Thank you so much for the support my friend👍👍👍
You are always publishing the best videos
Thanks a lot my friend for your support haha👍👍👍
Super solution sir
Sir can you make a seperate video for advanced integral techniques and upload even more comprehensive integral sir !?
Thanking you sir!!
Sounds like an idea my friend! Thanks for your support👍👍👍
Perfect video professor
Thanks a lot my friend for your support 👍👍👍
Another great video
Thanks a lot my friend for your support 👍👍👍
if im not wrong this was asked in jee, trig substitution can be used in just about any function with square roots in them
I vaguely remember this in jee advanced, but used u-subs instead, which also worked
@@mathnerd5647 yea i just know its in jee cuz it is usually a class illustration
Haha I didnt know that👍👍👍
Dang this is a very interesting video professor🎉
Thanks for your support my friend👍👍👍
so smart and good looking
Haha thanks a lot my friend👍👍👍
❤
second method
put x = 3t , dx = 3dt new interval [0,1]
we have to integrate 3 { t^(1/2) } {(1-t)^(-1/2) }
or 3 { t^(3/2-1) } { t^(1/2-1) }
I = 3 gamma(3/2) gamma (1/2)/ gamma (2)
= 3(1/2) √π √π/ (1!)
= 3π/2
like a quarter circle?
Thats very nice my friend!

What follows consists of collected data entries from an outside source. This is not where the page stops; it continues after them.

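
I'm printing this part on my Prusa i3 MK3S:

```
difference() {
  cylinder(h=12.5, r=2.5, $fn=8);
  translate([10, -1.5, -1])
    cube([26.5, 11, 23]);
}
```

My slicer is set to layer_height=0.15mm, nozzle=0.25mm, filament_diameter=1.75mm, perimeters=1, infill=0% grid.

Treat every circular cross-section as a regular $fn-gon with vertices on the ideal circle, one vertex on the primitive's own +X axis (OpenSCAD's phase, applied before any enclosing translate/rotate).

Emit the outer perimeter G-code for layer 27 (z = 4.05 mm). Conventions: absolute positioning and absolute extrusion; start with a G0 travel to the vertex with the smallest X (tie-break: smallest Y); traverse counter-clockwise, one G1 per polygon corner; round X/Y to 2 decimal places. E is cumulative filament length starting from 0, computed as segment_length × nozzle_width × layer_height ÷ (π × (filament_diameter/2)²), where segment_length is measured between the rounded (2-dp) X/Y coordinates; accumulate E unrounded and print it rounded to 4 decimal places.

G0 X-2.50 Y0.00 Z4.05
G1 X-1.77 Y-1.77 E0.0299
G1 X0.00 Y-2.50 E0.0597
G1 X1.77 Y-1.77 E0.0896
G1 X2.50 Y0.00 E0.1194
G1 X1.77 Y1.77 E0.1493
G1 X0.00 Y2.50 E0.1791
G1 X-1.77 Y1.77 E0.2090
G1 X-2.50 Y0.00 E0.2388

At z = 4.05 mm: the r=2.5 cylinder contributes a regular 8-gon of circumradius 2.5; the cube at (10, -1.5) is present — its section is the full 26.5×11 rectangle; Subtracting the remaining from the first: starting from the r=2.5 cylinder, the 26.5×11 cube at (10, -1.5) misses the remaining region (no effect) — 1 connected region. The outline is a single polygon with 8 vertices. Extrusion per mm of travel: 0.25 × 0.15 / (π × 0.875²) = 0.015591. Accumulating E over each segment gives final E = 0.2388.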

Haha thanks for the comment👍👍👍
@@drpkmath12345 🙏
@@MrGLA-zs8xt yes we can evaluate it by quarter circle also
let 3 - x = t^2
d x = - 2 t dt
now integral is
2 sqrt (3 - t^2) in [0,√3]
= 2 area of quarter circle with radius √3
= 2 π(3)/4 = 3 π/2
You are making this too complicated
Just go straight to the x = 3 Sin^2 t. where t = theta. You don't need the preamble with the a and b variables.
Then factor out the √3 to get 1 - Sin squared and so the denominator becomes √3 cox t.
That is so much easier than what you are doing man.
Why? Why x is 3sin^2t? Why? You need to explain it. That's what Dr PK did. You are skipping so many steps and say your method is easier? Is that even math? DR PK method is far more superior than yours man. Stop doing it
Yours is a lot uglier and off the track. You didnt even get the answer. You did it worse than dr pk
@@MrGLA-zs8xt Really?
I did the same thing. I just skipped the √a^2-b^2 part.
You asked me to explain. Okay.
If you get "1 - Sin^2 t" you can use the trig identity to get Cos^2 t.
Since you can factor out 3, you substitute x = 3 Sin^2 t
Notice this explanation just uses a high school trig pythagorean identity rather than fitting into a pattern with variables a and b
@@ginonapoli7929 I did the same thing? You are that tarentinobg. Why are you pretenting like a different person? Also, I hate trig. So, your method is worse. So, Dr. PK's method is a lot more sophisticated. Easier for you. But worse for me. Plus, you keep saying trig identity I know. But why is it easier to use for that integral? You did not explain any rationale.